Chapitre 26

107 6 12
                                    

Un vote ⭐

Bonne lecture 📃







Se laisser aller.















"Perdre le contrôle de soi-même, c'est renoncer à sa propre essence."






















Alezia


Cassée.

Mon reflet me montre une image éclatée, comme une toile abstraite de ma propre chute. Les larmes coulent librement sur mes joues, se mêlant à la morve de mon nez, témoins silencieux de ma douleur.

Cette souffrance va bien au-delà des pertes que j’ai déjà subies ou des cicatrices laissées par mon passé. C’est une douleur plus profonde, qui dépasse même les pires traumatismes que j’ai vécus, comme les abus ou la domination. C’est une blessure de l’âme.

La douleur serait-elle différente si elle venait de quelqu’un d’autre ?

C’était son premier jour dans la maison de ma grand-mère, mais pas en Espagne. Nos regards se sont accrochés là-bas, et je suis tombée sous le charme de ses yeux. Comme si ce moment avait scellé le destin de ma fragilité. Ses yeux, d’un gris changeant, semblaient refléter les tempêtes intérieures qui faisaient rage en moi, et j’ai cru qu’il pourrait les calmer.

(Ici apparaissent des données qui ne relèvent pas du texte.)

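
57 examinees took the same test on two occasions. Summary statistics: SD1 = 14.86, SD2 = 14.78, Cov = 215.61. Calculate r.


r = cov(X,Y) / (SD_X * SD_Y)
r = 215.61 / (14.86 * 14.78)
r = 215.61 / 219.6308
r = 0.9817

0.9817


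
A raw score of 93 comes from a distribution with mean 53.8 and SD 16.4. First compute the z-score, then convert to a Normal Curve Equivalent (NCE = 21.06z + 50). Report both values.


z = (X - mean) / SD = (93 - 53.8) / 16.4
z = 39.2 / 16.4
z = 2.3902
NCE = NCE = 21.06z + 50
Carry z at full precision (z = 39.2 / 16.4) into the conversion:
NCE = 21.06 * (39.2 / 16.4) + 50 = 825.552 / 16.4 + 50
NCE = 50.3385 + 50
NCE = 100.3385

100.3385


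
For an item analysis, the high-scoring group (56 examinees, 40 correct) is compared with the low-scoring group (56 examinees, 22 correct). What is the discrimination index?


p_upper = 40/56 = 0.7143
p_lower = 22/56 = 0.3929
D = 0.7143 - 0.3929 = 0.3214

0.3214


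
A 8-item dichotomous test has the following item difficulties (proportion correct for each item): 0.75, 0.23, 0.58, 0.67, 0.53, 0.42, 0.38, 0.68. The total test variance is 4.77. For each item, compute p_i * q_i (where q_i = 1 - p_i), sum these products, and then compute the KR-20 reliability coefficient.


For each item, compute p_i * q_i:
  Item 1: 0.75 * 0.25 = 0.1875
  Item 2: 0.23 * 0.77 = 0.1771
  Item 3: 0.58 * 0.42 = 0.2436
  Item 4: 0.67 * 0.33 = 0.2211
  Item 5: 0.53 * 0.47 = 0.2491
  Item 6: 0.42 * 0.58 = 0.2436
  Item 7: 0.38 * 0.62 = 0.2356
  Item 8: 0.68 * 0.32 = 0.2176
Sum(p_i * q_i) = 0.1875 + 0.1771 + 0.2436 + 0.2211 + 0.2491 + 0.2436 + 0.2356 + 0.2176 = 1.7752
KR-20 = (k/(k-1)) * (1 - Sum(p_i*q_i) / Var_total)
= (8/7) * (1 - 1.7752/4.77)
= 1.1429 * 0.6278
KR-20 = 0.7175

0.7175


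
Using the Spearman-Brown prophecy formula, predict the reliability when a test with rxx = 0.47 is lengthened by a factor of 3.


r_new = (n * rxx) / (1 + (n-1) * rxx)
r_new = (3 * 0.47) / (1 + 2 * 0.47)
r_new = 1.41 / 1.94
r_new = 0.7268

0.7268


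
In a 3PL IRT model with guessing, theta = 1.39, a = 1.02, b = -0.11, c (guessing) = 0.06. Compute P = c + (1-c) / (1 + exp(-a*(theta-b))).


logit = 1.02*(1.39 - -0.11) = 1.53
P* = 1/(1 + exp(-1.53)) = 0.822
P = 0.06 + (1 - 0.06) * 0.822
P = 0.8327

0.8327


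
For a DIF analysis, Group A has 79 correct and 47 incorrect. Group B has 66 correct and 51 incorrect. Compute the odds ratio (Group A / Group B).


Odds_A = 79/47 = 1.6809
Odds_B = 66/51 = 1.2941
OR = Odds_A / Odds_B = 1.6809 / 1.2941
Exactly, OR = (79 * 51) / (47 * 66) = 4029 / 3102
OR = 1.2988

1.2988


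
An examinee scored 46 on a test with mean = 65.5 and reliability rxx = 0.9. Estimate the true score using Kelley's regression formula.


T_est = rxx * X + (1 - rxx) * mean
T_est = 0.9 * 46 + 0.1 * 65.5
T_est = 41.4 + 6.55
T_est = 47.95

47.95


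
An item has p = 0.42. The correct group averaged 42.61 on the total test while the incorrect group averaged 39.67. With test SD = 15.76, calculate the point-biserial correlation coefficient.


q = 1 - p = 0.58
rpb = ((M1 - M0) / SD) * sqrt(p * q)
rpb = ((42.61 - 39.67) / 15.76) * sqrt(0.42 * 0.58)
rpb = 0.0921

0.0921


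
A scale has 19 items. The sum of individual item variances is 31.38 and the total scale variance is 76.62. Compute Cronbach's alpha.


alpha = (k/(k-1)) * (1 - sum(si^2)/s_total^2)
= (19/18) * (1 - 31.38/76.62)
alpha = 0.6232

0.6232


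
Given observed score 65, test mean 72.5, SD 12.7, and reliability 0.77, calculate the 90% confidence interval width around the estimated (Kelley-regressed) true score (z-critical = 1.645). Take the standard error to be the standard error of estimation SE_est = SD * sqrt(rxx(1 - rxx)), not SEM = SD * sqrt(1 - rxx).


True score estimate = 0.77*65 + 0.23*72.5 = 66.725
SE_est = SD * sqrt(rxx * (1 - rxx)) = 12.7 * sqrt(0.77 * 0.23) = 12.7 * sqrt(0.1771) = 5.344573
CI = T_est +/- z * SE_est, so width = 2 * z * SE_est = 2 * 1.645 * 5.344573
Width = 17.5836

17.5836


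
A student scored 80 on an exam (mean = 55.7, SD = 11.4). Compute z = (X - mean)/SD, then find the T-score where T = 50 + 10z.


z = (X - mean) / SD = (80 - 55.7) / 11.4
z = 24.3 / 11.4
z = 2.1316
T-score = T = 50 + 10z
Carry z at full precision (z = 24.3 / 11.4) into the conversion:
T-score = 50 + 10 * (24.3 / 11.4) = 50 + 243 / 11.4
T-score = 50 + 21.3158
T-score = 71.3158

71.3158


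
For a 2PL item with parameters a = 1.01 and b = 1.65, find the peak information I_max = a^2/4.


For 2PL, max info at theta = b = 1.65
I_max = a^2 / 4 = 1.01^2 / 4
= 1.0201 / 4
I_max = 0.255

0.255


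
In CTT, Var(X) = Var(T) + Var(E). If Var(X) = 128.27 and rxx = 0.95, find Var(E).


var_true = rxx * var_obs = 0.95 * 128.27 = 121.8565
var_error = var_obs - var_true
var_error = 128.27 - 121.8565
var_error = 6.4135

6.4135


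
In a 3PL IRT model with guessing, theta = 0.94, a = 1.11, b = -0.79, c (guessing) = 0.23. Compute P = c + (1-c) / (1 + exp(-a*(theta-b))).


logit = 1.11*(0.94 - -0.79) = 1.9203
P* = 1/(1 + exp(-1.9203)) = 0.8722
P = 0.23 + (1 - 0.23) * 0.8722
P = 0.9016

0.9016


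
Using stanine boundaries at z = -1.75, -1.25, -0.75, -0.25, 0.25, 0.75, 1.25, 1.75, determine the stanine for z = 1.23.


Stanine boundaries: [-1.75, -1.25, -0.75, -0.25, 0.25, 0.75, 1.25, 1.75]
z = 1.23
Check each boundary:
  z >= -1.75 -> could be stanine 2
  z >= -1.25 -> could be stanine 3
  z >= -0.75 -> could be stanine 4
  z >= -0.25 -> could be stanine 5
  z >= 0.25 -> could be stanine 6
  z >= 0.75 -> could be stanine 7
  z < 1.25
  z < 1.75
Highest qualifying boundary gives stanine = 7

7


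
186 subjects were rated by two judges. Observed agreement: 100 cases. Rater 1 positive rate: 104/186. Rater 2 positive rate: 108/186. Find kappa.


P_o = 100/186 = 0.537634
P_e = (104*108 + 82*78) / 34596 = 0.509539
kappa = (P_o - P_e) / (1 - P_e)
kappa = (0.537634 - 0.509539) / (1 - 0.509539)
kappa = 0.0573

0.0573


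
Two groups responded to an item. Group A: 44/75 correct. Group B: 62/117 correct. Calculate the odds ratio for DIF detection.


Odds_A = 44/31 = 1.4194
Odds_B = 62/55 = 1.1273
OR = Odds_A / Odds_B = 1.4194 / 1.1273
Exactly, OR = (44 * 55) / (31 * 62) = 2420 / 1922
OR = 1.2591

1.2591


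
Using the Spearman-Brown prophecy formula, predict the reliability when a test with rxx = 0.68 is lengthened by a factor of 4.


r_new = (n * rxx) / (1 + (n-1) * rxx)
r_new = (4 * 0.68) / (1 + 3 * 0.68)
r_new = 2.72 / 3.04
r_new = 0.8947

0.8947


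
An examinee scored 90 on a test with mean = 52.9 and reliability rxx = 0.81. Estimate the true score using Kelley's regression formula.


T_est = rxx * X + (1 - rxx) * mean
T_est = 0.81 * 90 + 0.19 * 52.9
T_est = 72.9 + 10.051
T_est = 82.951

82.951


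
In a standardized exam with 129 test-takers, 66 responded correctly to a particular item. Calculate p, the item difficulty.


Item difficulty p = number correct / total examinees
p = 66 / 129
p = 0.5116

0.5116


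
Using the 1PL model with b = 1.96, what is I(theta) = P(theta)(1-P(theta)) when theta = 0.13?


P = 1/(1+exp(-(0.13-1.96))) = 0.1382
I = P*(1-P) = 0.1382 * 0.8618
I = 0.1191

0.1191


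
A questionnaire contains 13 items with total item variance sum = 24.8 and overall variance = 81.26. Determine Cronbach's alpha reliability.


alpha = (k/(k-1)) * (1 - sum(si^2)/s_total^2)
= (13/12) * (1 - 24.8/81.26)
alpha = 0.7527

0.7527


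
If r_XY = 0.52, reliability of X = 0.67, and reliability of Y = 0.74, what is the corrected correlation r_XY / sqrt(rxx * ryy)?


r_corrected = rxy / sqrt(rxx * ryy)
= 0.52 / sqrt(0.67 * 0.74)
= 0.52 / sqrt(0.4958)
= 0.52 / 0.704131
r_corrected = 0.7385

0.7385


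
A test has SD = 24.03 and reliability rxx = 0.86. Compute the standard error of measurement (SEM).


SEM = SD * sqrt(1 - rxx)
SEM = 24.03 * sqrt(1 - 0.86)
SEM = 24.03 * sqrt(0.14) = 24.03 * 0.374166
SEM = 8.9912

8.9912


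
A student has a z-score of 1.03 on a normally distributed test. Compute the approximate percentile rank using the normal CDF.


CDF(z) = 0.5 * (1 + erf(z/sqrt(2)))
erf(0.7283) = 0.697
CDF = 0.8485
Percentile rank = 0.8485 * 100 = 84.85

84.85


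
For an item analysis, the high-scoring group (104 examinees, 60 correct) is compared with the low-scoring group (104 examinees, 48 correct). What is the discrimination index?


p_upper = 60/104 = 0.5769
p_lower = 48/104 = 0.4615
D = 0.5769 - 0.4615 = 0.1154

0.1154


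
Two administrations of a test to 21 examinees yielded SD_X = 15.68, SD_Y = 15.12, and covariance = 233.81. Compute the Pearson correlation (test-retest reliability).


r = cov(X,Y) / (SD_X * SD_Y)
r = 233.81 / (15.68 * 15.12)
r = 233.81 / 237.0816
r = 0.9862

0.9862


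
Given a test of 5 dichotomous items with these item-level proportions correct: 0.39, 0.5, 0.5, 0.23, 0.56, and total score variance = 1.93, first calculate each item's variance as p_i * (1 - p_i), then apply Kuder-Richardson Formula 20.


For each item, compute p_i * q_i:
  Item 1: 0.39 * 0.61 = 0.2379
  Item 2: 0.5 * 0.5 = 0.25
  Item 3: 0.5 * 0.5 = 0.25
  Item 4: 0.23 * 0.77 = 0.1771
  Item 5: 0.56 * 0.44 = 0.2464
Sum(p_i * q_i) = 0.2379 + 0.25 + 0.25 + 0.1771 + 0.2464 = 1.1614
KR-20 = (k/(k-1)) * (1 - Sum(p_i*q_i) / Var_total)
= (5/4) * (1 - 1.1614/1.93)
= 1.25 * 0.3982
KR-20 = 0.4978

0.4978


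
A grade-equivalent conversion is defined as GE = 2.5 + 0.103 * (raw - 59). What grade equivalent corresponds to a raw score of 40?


raw - median = 40 - 59 = -19
slope * diff = 0.103 * -19 = -1.957
GE = 2.5 + -1.957
GE = 0.543

0.543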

C’était un enfant si gentil malgré sa tendance à rester seul. J’avais envie de m’approcher de lui, mais il m’a repoussé. Je devrais avoir compris à ce moment-là, mais j’étais juste une petite fille fascinée par ce garçon mystérieux. Il a été le premier à recevoir mon sourire amoureux et mon regard ébloui. À seulement onze ans, il a fait naître ces fameux papillons dans mon ventre chaque fois qu’il me regardait. J’étais tellement amoureuse que je ne pouvais pas soutenir son regard plus de deux minutes.

Je voudrais tellement pouvoir revenir en arrière et empêcher ce moment où il m’a envoyé son premier sourire depuis mon jardin, alors que j’étais dans ma chambre. Ce sourire m’a apporté tant de bonheur, je me souviens même d’être sortie sous la pluie pour le rejoindre, malgré la boue du jardin. Ce jour-là, il ne m’a pas repoussée comme d’habitude. Déjà, enfant, il était charmant. Je me suis salie avec la boue, et il est allé dans la cuisine me chercher quelque chose pour essuyer mon visage et mes mains et m'a posé un bisou sur la joue. 

Je ne sais pas quand je lui ai offert cette confiance aveugle. Peut-être quand il a commencé à me défendre devant ma grand-mère qui m'accusait silencieusement de la mort de sa fille. Ou peut-être quand il était toujours là pour moi, dans mes rires et mes pleurs. Peut-être quand il m'a murmuré un 'je t'aime' un soir d'août, juste après avoir soufflé mes treize bougies. Ou peut-être quand il a continué à se battre sans relâche avec les camarades de mon école pour me défendre.

Je ne sais pas exactement à quel moment j'ai accordé cette confiance, mais je sais lorsqu'il m'a fait regretter de l'avoir fait. Je sais à quel moment j'ai été entraînée dans une spirale de comportements dévergondés, d'ingratitude et de mensonge, une personne qu'il m'a forcée à devenir.

Je sais aussi, lorsque j'ai contribué à ses propres changements de comportement envers moi, quand il est devenu la personne qu'il est. Je sais à quel moment mes actions l'ont blessé et détruit, transformant le respect et l'amour dans ses yeux en dégoût et rancune. Je sais, où, quand et pourquoi nous avons cessé de former ce « nous » que nous étions autrefois.